Kristen Parker, Chief of External Affairs for the Cleveland VA Medical Center said their research program has the support of veterans organizations and provides needed research for medical breakthroughs. Parker provided the following statement:

"VA’s canine research program has the support of major Veterans groups, including the American Legion and Disabled American Veterans, because it creates the potential for life-changing medical breakthroughs for seriously disabled people.  In Cleveland we are studying how to help people with spinal cord injuries and other neuromuscular diseases like ALS and stroke to cough effectively.  These people are vulnerable to dying of respiratory infections that other people would avoid simply by coughing away the germs that cause them.  This research has already saved many severely wounded Veterans with spinal cord injuries from a cruel death caused by their lungs filling with fluid despite all modern medical measures to save them.
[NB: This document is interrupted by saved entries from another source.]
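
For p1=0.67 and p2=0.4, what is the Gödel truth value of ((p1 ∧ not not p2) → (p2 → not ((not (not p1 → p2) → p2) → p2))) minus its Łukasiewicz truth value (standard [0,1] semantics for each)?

Gödel evaluation:
  not p2: Gödel ¬ of 0.4 = 0 (operand ≠ 0)
  not not p2: Gödel ¬ of 0 = 1 (operand is 0)
  (p1 ∧ not not p2) = min(0.67, 1) = 0.67
  not p1: Gödel ¬ of 0.67 = 0 (operand ≠ 0)
  (not p1 → p2): 0 ≤ 0.4, so result = 1
  not (not p1 → p2): Gödel ¬ of 1 = 0 (operand ≠ 0)
  (not (not p1 → p2) → p2): 0 ≤ 0.4, so result = 1
  ((not (not p1 → p2) → p2) → p2): 1 > 0.4, so result = 0.4
  not ((not (not p1 → p2) → p2) → p2): Gödel ¬ of 0.4 = 0 (operand ≠ 0)
  (p2 → not ((not (not p1 → p2) → p2) → p2)): 0.4 > 0, so result = 0
  ((p1 ∧ not not p2) → (p2 → not ((not (not p1 → p2) → p2) → p2))): 0.67 > 0, so result = 0
  Gödel value = 0
Łukasiewicz evaluation:
  not p2: Łukasiewicz ¬ gives 1 − 0.4 = 0.6
  not not p2: Łukasiewicz ¬ gives 1 − 0.6 = 0.4
  (p1 ∧ not not p2) = min(0.67, 0.4) = 0.4
  not p1: Łukasiewicz ¬ gives 1 − 0.67 = 0.33
  (not p1 → p2): min(1, 1 − 0.33 + 0.4) = 1
  not (not p1 → p2): Łukasiewicz ¬ gives 1 − 1 = 0
  (not (not p1 → p2) → p2): min(1, 1 − 0 + 0.4) = 1
  ((not (not p1 → p2) → p2) → p2): min(1, 1 − 1 + 0.4) = 0.4
  not ((not (not p1 → p2) → p2) → p2): Łukasiewicz ¬ gives 1 − 0.4 = 0.6
  (p2 → not ((not (not p1 → p2) → p2) → p2)): min(1, 1 − 0.4 + 0.6) = 1
  ((p1 ∧ not not p2) → (p2 → not ((not (not p1 → p2) → p2) → p2))): min(1, 1 − 0.4 + 1) = 1
  Łukasiewicz value = 1
Difference: 0 − 1 = -1.00

-1.00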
 VA only allows the use of dogs when other research methods cannot provide the critical information needed to improve the lives of Veterans, and dogs are only purchased from Class A USDA dealers that breed the dogs specifically for research.  The  research in Cleveland has been underway since 2014. It was reviewed extensively and received approval by the local ethics committee, the VA Chief Veterinary Medical Officer, the VA Chief Research and Development Officer, and the VA Secretary. " 

Harvey encouraged those who want to block the practice to call their U.S. Representative and voice support for H.R. 3197, a bill introduced in congress in July 2017.

The bill would prohibit the Department of Veterans Affairs from performing research within the Veterans Health Administration, from experimenting on dogs, as part of any study, that causes significant pain or distress.

"We should do everything we can to help veterans recover from injuries that they've suffered serving this country," said Harvey. "I believe in that very deeply but I don't believe that painful experiments conducted on dogs is necessarily the only way to achieve that end."